In 2010, the American Recovery and Reinvestment Act awarded Merrill Technologies Group a $22 million advanced energy manufacturing tax credit that then-Gov. Jennifer Granholm's office said was used to buy advanced manufacturing equipment needed to create wind turbine components in a facility in Saginaw. The Recovery Act also gave Merrill Technologies another $3 million.
The former governor trumpeted the facility as the future of Michigan's economy that would help create 89,918 clean energy jobs.
The facility produced one wind turbine that triggered news reports around the country.
The facility "never got started," said Michael Shore, spokesman for the Michigan Economic Development Corp., in an email he sent in May in response to questions about the project.

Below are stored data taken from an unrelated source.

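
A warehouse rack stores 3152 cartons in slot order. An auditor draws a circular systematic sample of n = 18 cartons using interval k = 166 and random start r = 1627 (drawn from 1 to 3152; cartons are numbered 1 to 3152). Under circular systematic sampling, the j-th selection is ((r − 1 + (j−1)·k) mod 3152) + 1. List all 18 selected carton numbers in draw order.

1627, 1793, 1959, 2125, 2291, 2457, 2623, 2789, 2955, 3121, 135, 301, 467, 633, 799, 965, 1131, 1297

Selection 1: 1627
Selection 2: 1627 + 166 = 1793
Selection 3: 1793 + 166 = 1959
Selection 4: 1959 + 166 = 2125
Selection 5: 2125 + 166 = 2291
Selection 6: 2291 + 166 = 2457
Selection 7: 2457 + 166 = 2623
Selection 8: 2623 + 166 = 2789
Selection 9: 2789 + 166 = 2955
Selection 10: 2955 + 166 = 3121
Selection 11: 3121 + 166 = 3287 → 3287 − 3152 = 135
Selection 12: 135 + 166 = 301
Selection 13: 301 + 166 = 467
Selection 14: 467 + 166 = 633
Selection 15: 633 + 166 = 799
Selection 16: 799 + 166 = 965
Selection 17: 965 + 166 = 1131
Selection 18: 1131 + 166 = 1297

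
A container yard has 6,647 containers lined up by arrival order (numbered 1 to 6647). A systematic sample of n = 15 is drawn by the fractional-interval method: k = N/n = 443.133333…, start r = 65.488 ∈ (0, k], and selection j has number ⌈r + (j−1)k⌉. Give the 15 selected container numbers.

j=1: r + 0k = 65.488 → ⌈·⌉ = 66
j=2: r + 1k = 508.621333… → ⌈·⌉ = 509
j=3: r + 2k = 951.754666… → ⌈·⌉ = 952
j=4: r + 3k = 1394.888 → ⌈·⌉ = 1395
j=5: r + 4k = 1838.021333… → ⌈·⌉ = 1839
j=6: r + 5k = 2281.154666… → ⌈·⌉ = 2282
j=7: r + 6k = 2724.288 → ⌈·⌉ = 2725
j=8: r + 7k = 3167.421333… → ⌈·⌉ = 3168
j=9: r + 8k = 3610.554666… → ⌈·⌉ = 3611
j=10: r + 9k = 4053.688 → ⌈·⌉ = 4054
j=11: r + 10k = 4496.821333… → ⌈·⌉ = 4497
j=12: r + 11k = 4939.954666… → ⌈·⌉ = 4940
j=13: r + 12k = 5383.088 → ⌈·⌉ = 5384
j=14: r + 13k = 5826.221333… → ⌈·⌉ = 5827
j=15: r + 14k = 6269.354666… → ⌈·⌉ = 6270

66, 509, 952, 1395, 1839, 2282, 2725, 3168, 3611, 4054, 4497, 4940, 5384, 5827, 6270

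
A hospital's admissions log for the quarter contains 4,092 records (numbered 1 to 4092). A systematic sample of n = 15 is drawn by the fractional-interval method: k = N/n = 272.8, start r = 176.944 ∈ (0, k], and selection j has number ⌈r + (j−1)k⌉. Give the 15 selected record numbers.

177, 450, 723, 996, 1269, 1541, 1814, 2087, 2360, 2633, 2905, 3178, 3451, 3724, 3997

j=1: r + 0k = 176.944 → ⌈·⌉ = 177
j=2: r + 1k = 449.744 → ⌈·⌉ = 450
j=3: r + 2k = 722.544 → ⌈·⌉ = 723
j=4: r + 3k = 995.344 → ⌈·⌉ = 996
j=5: r + 4k = 1268.144 → ⌈·⌉ = 1269
j=6: r + 5k = 1540.944 → ⌈·⌉ = 1541
j=7: r + 6k = 1813.744 → ⌈·⌉ = 1814
j=8: r + 7k = 2086.544 → ⌈·⌉ = 2087
j=9: r + 8k = 2359.344 → ⌈·⌉ = 2360
j=10: r + 9k = 2632.144 → ⌈·⌉ = 2633
j=11: r + 10k = 2904.944 → ⌈·⌉ = 2905
j=12: r + 11k = 3177.744 → ⌈·⌉ = 3178
j=13: r + 12k = 3450.544 → ⌈·⌉ = 3451
j=14: r + 13k = 3723.344 → ⌈·⌉ = 3724
j=15: r + 14k = 3996.144 → ⌈·⌉ = 3997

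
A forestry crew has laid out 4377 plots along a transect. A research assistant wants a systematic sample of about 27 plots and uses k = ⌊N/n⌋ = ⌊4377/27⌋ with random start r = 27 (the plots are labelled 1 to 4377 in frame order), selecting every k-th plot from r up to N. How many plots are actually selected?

k = ⌊4377/27⌋ = 162
Achieved size = ⌊(4377 − 27)/162⌋ + 1 = ⌊4350/162⌋ + 1 = 26 + 1 = 27
(last selection: 27 + 26×162 = 4239 ≤ 4377; next would be 4401 > 4377)

27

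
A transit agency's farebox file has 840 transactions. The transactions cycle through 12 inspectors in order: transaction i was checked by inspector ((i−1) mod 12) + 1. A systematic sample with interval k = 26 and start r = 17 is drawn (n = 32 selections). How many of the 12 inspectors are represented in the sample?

Consecutive selections differ by k = 26, so their inspector numbers differ by 26 mod 12 = 2.
gcd(26, 12) = 2, so the sample visits 12/2 = 6 distinct residues mod 12.
Start 17 is inspector 5; the inspectors hit are 1, 3, 5, 7, 9, 11.

6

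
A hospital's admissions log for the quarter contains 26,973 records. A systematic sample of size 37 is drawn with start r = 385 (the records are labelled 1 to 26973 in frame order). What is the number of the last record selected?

26629

k = 26973/37 = 729
37th selection = r + (37−1)·k = 385 + 36×729 = 385 + 26244 = 26629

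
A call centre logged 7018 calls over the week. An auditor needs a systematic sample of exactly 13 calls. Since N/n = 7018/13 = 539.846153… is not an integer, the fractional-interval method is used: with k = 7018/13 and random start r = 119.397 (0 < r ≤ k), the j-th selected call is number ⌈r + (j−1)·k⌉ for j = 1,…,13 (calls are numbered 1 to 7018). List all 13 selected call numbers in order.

j=1: r + 0k = 119.397 → ⌈·⌉ = 120
j=2: r + 1k = 659.243153… → ⌈·⌉ = 660
j=3: r + 2k = 1199.089307… → ⌈·⌉ = 1200
j=4: r + 3k = 1738.935461… → ⌈·⌉ = 1739
j=5: r + 4k = 2278.781615… → ⌈·⌉ = 2279
j=6: r + 5k = 2818.627769… → ⌈·⌉ = 2819
j=7: r + 6k = 3358.473923… → ⌈·⌉ = 3359
j=8: r + 7k = 3898.320076… → ⌈·⌉ = 3899
j=9: r + 8k = 4438.166230… → ⌈·⌉ = 4439
j=10: r + 9k = 4978.012384… → ⌈·⌉ = 4979
j=11: r + 10k = 5517.858538… → ⌈·⌉ = 5518
j=12: r + 11k = 6057.704692… → ⌈·⌉ = 6058
j=13: r + 12k = 6597.550846… → ⌈·⌉ = 6598

120, 660, 1200, 1739, 2279, 2819, 3359, 3899, 4439, 4979, 5518, 6058, 6598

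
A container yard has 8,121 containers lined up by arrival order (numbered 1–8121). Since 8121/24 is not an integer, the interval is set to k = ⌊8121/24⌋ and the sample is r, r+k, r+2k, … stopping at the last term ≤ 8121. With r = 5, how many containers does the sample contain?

25

k = ⌊8121/24⌋ = 338
Achieved size = ⌊(8121 − 5)/338⌋ + 1 = ⌊8116/338⌋ + 1 = 24 + 1 = 25
(last selection: 5 + 24×338 = 8117 ≤ 8121; next would be 8455 > 8121)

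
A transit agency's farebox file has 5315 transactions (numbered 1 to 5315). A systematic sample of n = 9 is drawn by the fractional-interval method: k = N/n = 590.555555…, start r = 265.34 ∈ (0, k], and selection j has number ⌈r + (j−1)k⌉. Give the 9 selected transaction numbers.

j=1: r + 0k = 265.34 → ⌈·⌉ = 266
j=2: r + 1k = 855.895555… → ⌈·⌉ = 856
j=3: r + 2k = 1446.451111… → ⌈·⌉ = 1447
j=4: r + 3k = 2037.006666… → ⌈·⌉ = 2038
j=5: r + 4k = 2627.562222… → ⌈·⌉ = 2628
j=6: r + 5k = 3218.117777… → ⌈·⌉ = 3219
j=7: r + 6k = 3808.673333… → ⌈·⌉ = 3809
j=8: r + 7k = 4399.228888… → ⌈·⌉ = 4400
j=9: r + 8k = 4989.784444… → ⌈·⌉ = 4990

266, 856, 1447, 2038, 2628, 3219, 3809, 4400, 4990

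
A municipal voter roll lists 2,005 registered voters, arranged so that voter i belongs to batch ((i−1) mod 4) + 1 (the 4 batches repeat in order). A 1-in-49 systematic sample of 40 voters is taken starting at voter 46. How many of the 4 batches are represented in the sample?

Consecutive selections differ by k = 49, so their batch numbers differ by 49 mod 4 = 1.
gcd(49, 4) = 1, so the sample visits 4/1 = 4 distinct residues mod 4.
Start 46 is batch 2; the batches hit are 1, 2, 3, 4.

4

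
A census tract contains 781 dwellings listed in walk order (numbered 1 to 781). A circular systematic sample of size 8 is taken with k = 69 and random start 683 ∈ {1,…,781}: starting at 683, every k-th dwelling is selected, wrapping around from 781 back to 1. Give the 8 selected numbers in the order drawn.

Selection 1: 683
Selection 2: 683 + 69 = 752
Selection 3: 752 + 69 = 821 → 821 − 781 = 40
Selection 4: 40 + 69 = 109
Selection 5: 109 + 69 = 178
Selection 6: 178 + 69 = 247
Selection 7: 247 + 69 = 316
Selection 8: 316 + 69 = 385

683, 752, 40, 109, 178, 247, 316, 385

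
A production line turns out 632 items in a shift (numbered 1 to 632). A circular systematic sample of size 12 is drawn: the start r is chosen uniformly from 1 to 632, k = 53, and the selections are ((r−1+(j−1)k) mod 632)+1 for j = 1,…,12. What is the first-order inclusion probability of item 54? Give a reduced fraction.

For each position j, as r ranges over 1…632 the j-th selection hits every item exactly once, so item 54 is selected for exactly 12 of the 632 starts.
Inclusion probability = 12/632 = 3/158.

3/158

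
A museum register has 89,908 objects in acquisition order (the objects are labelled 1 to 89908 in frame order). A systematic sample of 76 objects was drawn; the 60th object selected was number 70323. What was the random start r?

526

k = 89908/76 = 1183
r = 70323 − (60−1)×1183 = 70323 − 69797 = 526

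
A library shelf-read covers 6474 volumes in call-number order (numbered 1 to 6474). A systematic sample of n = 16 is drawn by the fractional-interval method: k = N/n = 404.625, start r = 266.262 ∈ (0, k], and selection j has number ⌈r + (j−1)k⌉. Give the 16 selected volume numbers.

j=1: r + 0k = 266.262 → ⌈·⌉ = 267
j=2: r + 1k = 670.887 → ⌈·⌉ = 671
j=3: r + 2k = 1075.512 → ⌈·⌉ = 1076
j=4: r + 3k = 1480.137 → ⌈·⌉ = 1481
j=5: r + 4k = 1884.762 → ⌈·⌉ = 1885
j=6: r + 5k = 2289.387 → ⌈·⌉ = 2290
j=7: r + 6k = 2694.012 → ⌈·⌉ = 2695
j=8: r + 7k = 3098.637 → ⌈·⌉ = 3099
j=9: r + 8k = 3503.262 → ⌈·⌉ = 3504
j=10: r + 9k = 3907.887 → ⌈·⌉ = 3908
j=11: r + 10k = 4312.512 → ⌈·⌉ = 4313
j=12: r + 11k = 4717.137 → ⌈·⌉ = 4718
j=13: r + 12k = 5121.762 → ⌈·⌉ = 5122
j=14: r + 13k = 5526.387 → ⌈·⌉ = 5527
j=15: r + 14k = 5931.012 → ⌈·⌉ = 5932
j=16: r + 15k = 6335.637 → ⌈·⌉ = 6336

267, 671, 1076, 1481, 1885, 2290, 2695, 3099, 3504, 3908, 4313, 4718, 5122, 5527, 5932, 6336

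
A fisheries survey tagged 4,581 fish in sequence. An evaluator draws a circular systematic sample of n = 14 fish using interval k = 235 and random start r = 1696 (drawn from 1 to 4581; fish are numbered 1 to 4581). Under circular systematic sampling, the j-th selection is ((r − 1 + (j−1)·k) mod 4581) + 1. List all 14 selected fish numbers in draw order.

1696, 1931, 2166, 2401, 2636, 2871, 3106, 3341, 3576, 3811, 4046, 4281, 4516, 170

Selection 1: 1696
Selection 2: 1696 + 235 = 1931
Selection 3: 1931 + 235 = 2166
Selection 4: 2166 + 235 = 2401
Selection 5: 2401 + 235 = 2636
Selection 6: 2636 + 235 = 2871
Selection 7: 2871 + 235 = 3106
Selection 8: 3106 + 235 = 3341
Selection 9: 3341 + 235 = 3576
Selection 10: 3576 + 235 = 3811
Selection 11: 3811 + 235 = 4046
Selection 12: 4046 + 235 = 4281
Selection 13: 4281 + 235 = 4516
Selection 14: 4516 + 235 = 4751 → 4751 − 4581 = 170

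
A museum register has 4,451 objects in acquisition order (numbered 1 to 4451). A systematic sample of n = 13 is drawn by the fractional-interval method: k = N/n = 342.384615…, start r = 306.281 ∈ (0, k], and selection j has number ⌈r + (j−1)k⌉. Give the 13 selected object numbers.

j=1: r + 0k = 306.281 → ⌈·⌉ = 307
j=2: r + 1k = 648.665615… → ⌈·⌉ = 649
j=3: r + 2k = 991.050230… → ⌈·⌉ = 992
j=4: r + 3k = 1333.434846… → ⌈·⌉ = 1334
j=5: r + 4k = 1675.819461… → ⌈·⌉ = 1676
j=6: r + 5k = 2018.204076… → ⌈·⌉ = 2019
j=7: r + 6k = 2360.588692… → ⌈·⌉ = 2361
j=8: r + 7k = 2702.973307… → ⌈·⌉ = 2703
j=9: r + 8k = 3045.357923… → ⌈·⌉ = 3046
j=10: r + 9k = 3387.742538… → ⌈·⌉ = 3388
j=11: r + 10k = 3730.127153… → ⌈·⌉ = 3731
j=12: r + 11k = 4072.511769… → ⌈·⌉ = 4073
j=13: r + 12k = 4414.896384… → ⌈·⌉ = 4415

307, 649, 992, 1334, 1676, 2019, 2361, 2703, 3046, 3388, 3731, 4073, 4415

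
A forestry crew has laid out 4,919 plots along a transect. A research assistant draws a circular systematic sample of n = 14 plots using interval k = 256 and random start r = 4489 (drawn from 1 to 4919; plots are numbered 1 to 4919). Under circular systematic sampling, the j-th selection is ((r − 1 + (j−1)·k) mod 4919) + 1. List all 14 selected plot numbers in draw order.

4489, 4745, 82, 338, 594, 850, 1106, 1362, 1618, 1874, 2130, 2386, 2642, 2898

Selection 1: 4489
Selection 2: 4489 + 256 = 4745
Selection 3: 4745 + 256 = 5001 → 5001 − 4919 = 82
Selection 4: 82 + 256 = 338
Selection 5: 338 + 256 = 594
Selection 6: 594 + 256 = 850
Selection 7: 850 + 256 = 1106
Selection 8: 1106 + 256 = 1362
Selection 9: 1362 + 256 = 1618
Selection 10: 1618 + 256 = 1874
Selection 11: 1874 + 256 = 2130
Selection 12: 2130 + 256 = 2386
Selection 13: 2386 + 256 = 2642
Selection 14: 2642 + 256 = 2898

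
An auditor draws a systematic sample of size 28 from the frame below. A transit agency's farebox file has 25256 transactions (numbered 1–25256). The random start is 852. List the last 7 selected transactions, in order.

k = N/n = 25256/28 = 902
22nd selection = 852 + 21×902 = 19794
23rd: 19794 + 902 = 20696
24th: 20696 + 902 = 21598
25th: 21598 + 902 = 22500
26th: 22500 + 902 = 23402
27th: 23402 + 902 = 24304
28th: 24304 + 902 = 25206

19794, 20696, 21598, 22500, 23402, 24304, 25206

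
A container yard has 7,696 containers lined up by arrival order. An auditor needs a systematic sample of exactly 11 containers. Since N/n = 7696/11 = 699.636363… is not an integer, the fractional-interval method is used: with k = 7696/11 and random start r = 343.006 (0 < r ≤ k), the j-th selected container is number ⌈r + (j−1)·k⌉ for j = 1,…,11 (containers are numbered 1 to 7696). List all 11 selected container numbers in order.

j=1: r + 0k = 343.006 → ⌈·⌉ = 344
j=2: r + 1k = 1042.642363… → ⌈·⌉ = 1043
j=3: r + 2k = 1742.278727… → ⌈·⌉ = 1743
j=4: r + 3k = 2441.915090… → ⌈·⌉ = 2442
j=5: r + 4k = 3141.551454… → ⌈·⌉ = 3142
j=6: r + 5k = 3841.187818… → ⌈·⌉ = 3842
j=7: r + 6k = 4540.824181… → ⌈·⌉ = 4541
j=8: r + 7k = 5240.460545… → ⌈·⌉ = 5241
j=9: r + 8k = 5940.096909… → ⌈·⌉ = 5941
j=10: r + 9k = 6639.733272… → ⌈·⌉ = 6640
j=11: r + 10k = 7339.369636… → ⌈·⌉ = 7340

344, 1043, 1743, 2442, 3142, 3842, 4541, 5241, 5941, 6640, 7340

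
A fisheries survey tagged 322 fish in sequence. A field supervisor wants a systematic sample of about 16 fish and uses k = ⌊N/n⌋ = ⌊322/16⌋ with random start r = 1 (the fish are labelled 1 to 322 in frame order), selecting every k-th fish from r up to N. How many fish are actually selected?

k = ⌊322/16⌋ = 20
Achieved size = ⌊(322 − 1)/20⌋ + 1 = ⌊321/20⌋ + 1 = 16 + 1 = 17
(last selection: 1 + 16×20 = 321 ≤ 322; next would be 341 > 322)

17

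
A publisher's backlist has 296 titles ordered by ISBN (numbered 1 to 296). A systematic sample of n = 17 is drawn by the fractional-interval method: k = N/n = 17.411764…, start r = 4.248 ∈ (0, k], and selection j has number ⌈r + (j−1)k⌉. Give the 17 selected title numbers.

5, 22, 40, 57, 74, 92, 109, 127, 144, 161, 179, 196, 214, 231, 249, 266, 283

j=1: r + 0k = 4.248 → ⌈·⌉ = 5
j=2: r + 1k = 21.659764… → ⌈·⌉ = 22
j=3: r + 2k = 39.071529… → ⌈·⌉ = 40
j=4: r + 3k = 56.483294… → ⌈·⌉ = 57
j=5: r + 4k = 73.895058… → ⌈·⌉ = 74
j=6: r + 5k = 91.306823… → ⌈·⌉ = 92
j=7: r + 6k = 108.718588… → ⌈·⌉ = 109
j=8: r + 7k = 126.130352… → ⌈·⌉ = 127
j=9: r + 8k = 143.542117… → ⌈·⌉ = 144
j=10: r + 9k = 160.953882… → ⌈·⌉ = 161
j=11: r + 10k = 178.365647… → ⌈·⌉ = 179
j=12: r + 11k = 195.777411… → ⌈·⌉ = 196
j=13: r + 12k = 213.189176… → ⌈·⌉ = 214
j=14: r + 13k = 230.600941… → ⌈·⌉ = 231
j=15: r + 14k = 248.012705… → ⌈·⌉ = 249
j=16: r + 15k = 265.424470… → ⌈·⌉ = 266
j=17: r + 16k = 282.836235… → ⌈·⌉ = 283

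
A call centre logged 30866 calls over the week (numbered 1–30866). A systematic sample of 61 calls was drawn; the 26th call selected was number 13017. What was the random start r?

367

k = 30866/61 = 506
r = 13017 − (26−1)×506 = 13017 − 12650 = 367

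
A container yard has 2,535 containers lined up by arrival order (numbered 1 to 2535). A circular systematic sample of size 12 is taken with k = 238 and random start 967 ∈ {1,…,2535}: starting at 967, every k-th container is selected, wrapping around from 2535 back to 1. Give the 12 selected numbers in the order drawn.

Selection 1: 967
Selection 2: 967 + 238 = 1205
Selection 3: 1205 + 238 = 1443
Selection 4: 1443 + 238 = 1681
Selection 5: 1681 + 238 = 1919
Selection 6: 1919 + 238 = 2157
Selection 7: 2157 + 238 = 2395
Selection 8: 2395 + 238 = 2633 → 2633 − 2535 = 98
Selection 9: 98 + 238 = 336
Selection 10: 336 + 238 = 574
Selection 11: 574 + 238 = 812
Selection 12: 812 + 238 = 1050

967, 1205, 1443, 1681, 1919, 2157, 2395, 98, 336, 574, 812, 1050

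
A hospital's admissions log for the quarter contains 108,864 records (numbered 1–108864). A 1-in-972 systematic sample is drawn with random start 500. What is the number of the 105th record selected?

101588

k = 972
105th selection = r + (105−1)·k = 500 + 104×972 = 500 + 101088 = 101588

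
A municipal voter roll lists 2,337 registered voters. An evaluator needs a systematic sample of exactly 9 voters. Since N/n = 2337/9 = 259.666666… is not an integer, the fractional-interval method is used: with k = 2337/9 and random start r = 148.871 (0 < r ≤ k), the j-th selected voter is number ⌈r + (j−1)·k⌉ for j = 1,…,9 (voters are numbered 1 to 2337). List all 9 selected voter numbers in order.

j=1: r + 0k = 148.871 → ⌈·⌉ = 149
j=2: r + 1k = 408.537666… → ⌈·⌉ = 409
j=3: r + 2k = 668.204333… → ⌈·⌉ = 669
j=4: r + 3k = 927.871 → ⌈·⌉ = 928
j=5: r + 4k = 1187.537666… → ⌈·⌉ = 1188
j=6: r + 5k = 1447.204333… → ⌈·⌉ = 1448
j=7: r + 6k = 1706.871 → ⌈·⌉ = 1707
j=8: r + 7k = 1966.537666… → ⌈·⌉ = 1967
j=9: r + 8k = 2226.204333… → ⌈·⌉ = 2227

149, 409, 669, 928, 1188, 1448, 1707, 1967, 2227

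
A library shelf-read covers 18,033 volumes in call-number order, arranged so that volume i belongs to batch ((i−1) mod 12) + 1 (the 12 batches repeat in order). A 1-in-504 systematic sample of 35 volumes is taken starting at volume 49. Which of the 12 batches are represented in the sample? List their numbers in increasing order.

1

Consecutive selections differ by k = 504, so their batch numbers differ by 504 mod 12 = 0.
gcd(504, 12) = 12, so the sample visits 12/12 = 1 distinct residues mod 12.
Start 49 is batch 1; the batches hit are 1.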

Yet, that hasn't stopped wind power advocates around the country from touting the project as a success.
The American Wind Energy Association, a national trade association based in Washington, D.C., still cited the Saginaw facility in its 2014 update on wind manufacturing in the state.
Saginaw Future Inc., which is a public-private alliance that includes the city of Saginaw and 15 local municipalities, cited the wind turbine facility on its website, stating that the expectation is the facility "will become a major supplier for Michigan-made wind turbines … "
Andrea Fisher, a spokeswoman for Merrill Technologies, said the company was eligible for, but did not receive, the $22 million advanced energy manufacturing tax credit from the Recovery Act.
Merrill did receive $3 million from the Recovery Act, which the company matched with its own $3 million. That equipment is not being used for building parts for wind turbines but is being used for other manufacturing purposes, Fisher said.
In a presentation in May at the World Energy Innovation Forum, former Gov. Granholm included the Saginaw facility project as contributing to the inaccurate 89,000 clean energy jobs in Michigan figure.
"It does not surprise me that wind power proponents point to this as a 'success story,' " said James Taylor, senior fellow for environmental policy with the Heartland Institute. "The reason being is wind subsidies across the board have been wasteful boondoggles that produce little wind power, fewer jobs, but tremendous economic hardship. Wind power so-called 'jobs created' are merely jobs purloined from conventional energy companies and come at the expense of jobs throughout the entire economy."
Lindsay North of American Wind Energy Association and Tom Miller, spokesman for Saginaw Future, did not respond to requests for comment.
(Editor's note: Merrill Technologies officials responded after this story originally was posted. The company's comments are included above.)